The bottling process is just like the racking method. Place the large end of the siphon system in the mead and the working end into a bottle. Here's where a bottling attachment comes in handy. Bottling wands are tipped with a simple pressure valve that only allows liquid to flow when pressed against the bottom of the bottle. Once the bottle is full and you lift the bottling wand, the flow stops, making it easy to move to the next bottle without making a mess.
Once all your bottles are full, cap or cork to seal. Store the filled mead bottles in a dark cabinet. You can drink the mead as is, but as the mead ages, the flavor improves. I like to give fresh mead at least a month in the bottle before consuming. Aging lengths of a year or even much longer aren't uncommon. Don't worry if you have a few questions. There are a ton of recipe ideas and how-to videos online.
Tips and Tricks
Keep detailed notes for each batch, including type of honey used, date mixed, date racked, date bottled, any flavorings added, and alcohol by volume (ABV) of finished product. This makes it easy to replicate favorite recipes and avoid those you don't enjoy as much.
You can stop the fermentation process by cold crashing the mead. That simply means storing it in the refrigerator for 1-2 weeks to basically kill the yeast and stop the fermentation. If you aren't certain the yeast has consumed all the sugars and stopped releasing gas, this is an easy way to make sure your mead is safe to bottle.
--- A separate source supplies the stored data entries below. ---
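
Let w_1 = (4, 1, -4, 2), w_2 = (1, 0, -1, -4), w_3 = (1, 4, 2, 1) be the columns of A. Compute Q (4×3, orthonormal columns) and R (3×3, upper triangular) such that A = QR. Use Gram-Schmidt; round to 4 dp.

e_1 = w_1/‖w_1‖ = (4, 1, -4, 2)/6.0828 = (0.6576, 0.1644, -0.6576, 0.3288).
r_{12} = e_1·w_2 = 0.0000.
u_2 = w_2 + 0.0000·e_1 = (1.0000, 0.0000, -1.0000, -4.0000).
‖u_2‖ = 4.2426, so e_2 = (0.2357, 0.0000, -0.2357, -0.9428).
r_{13} = e_1·w_3 = 0.3288; r_{23} = e_2·w_3 = -1.1785.
u_3 = w_3 − 0.3288·e_1 + 1.1785·e_2 = (1.0616, 3.9459, 1.9384, -0.2192).
‖u_3‖ = 4.5280, so e_3 = (0.2344, 0.8714, 0.4281, -0.0484).

Q = [[0.6576, 0.2357, 0.2344], [0.1644, 0.0000, 0.8714], [-0.6576, -0.2357, 0.4281], [0.3288, -0.9428, -0.0484]], R = [[6.0828, 0.0000, 0.3288], [0.0000, 4.2426, -1.1785], [0.0000, 0.0000, 4.5280]]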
Speaking of safety, there is a thing called a bottle bomb. When mead is bottled before the fermentation process has completed, those gasses that normally escape through your air lock have no place to go in a sealed bottle and can eventually build enough pressure to make the bottle explode. It's dangerous if you happen to be standing next to the bottle when it happens, and messy even if you aren't. If you are concerned, place the newly filled bottles in a heavy duty plastic tote with a snap on lid for two to three weeks after bottling. The tote will hold in any glass shrapnel and mess if a bottle does go ballistic. That said, even with multiple batches of mead under our belt, we've never had this happen, but it is possible.
Flavoring with fruit can be done while the mead ferments, or after racking. Each method yields a different-tasting finished product. Try it both ways to see what you like best.
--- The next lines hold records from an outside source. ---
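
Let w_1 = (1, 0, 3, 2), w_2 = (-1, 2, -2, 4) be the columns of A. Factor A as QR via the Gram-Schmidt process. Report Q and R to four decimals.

Q = [[0.2673, -0.2146], [0.0000, 0.4006], [0.8018, -0.4435], [0.5345, 0.7725]], R = [[3.7417, 0.2673], [0.0000, 4.9929]]

e_1 = w_1/‖w_1‖ = (1, 0, 3, 2)/3.7417 = (0.2673, 0.0000, 0.8018, 0.5345).
r_{12} = e_1·w_2 = 0.2673.
u_2 = w_2 − 0.2673·e_1 = (-1.0714, 2.0000, -2.2143, 3.8571).
‖u_2‖ = 4.9929, so e_2 = (-0.2146, 0.4006, -0.4435, 0.7725).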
Mead recipes can be increased. If you find a recipe you really like, simply extrapolate out the ingredient amounts for the batch size you want. Two gallon, five gallon and even larger batches work if you keep the ingredient ratios the same.
If you want to make certain your bottled mead is no longer fermenting, you can pasteurize the finished product by placing the bottles in a large pan or container and filling with water to a level that covers the level of the mead inside the bottle. Use a sous vide to heat the water to 141 degrees and leave for 20 minutes. This level of heat will kill any remaining live yeast without altering the flavor of the mead.
Check your state laws. While all 50 states allow home brewing, some limit the amount you can make in a year.
Chill your mead before drinking. While you can store your mead in a cabinet or storage container at room temperature, always chill before drinking. To me, cold mead is crisper, more refreshing, and just tastes better.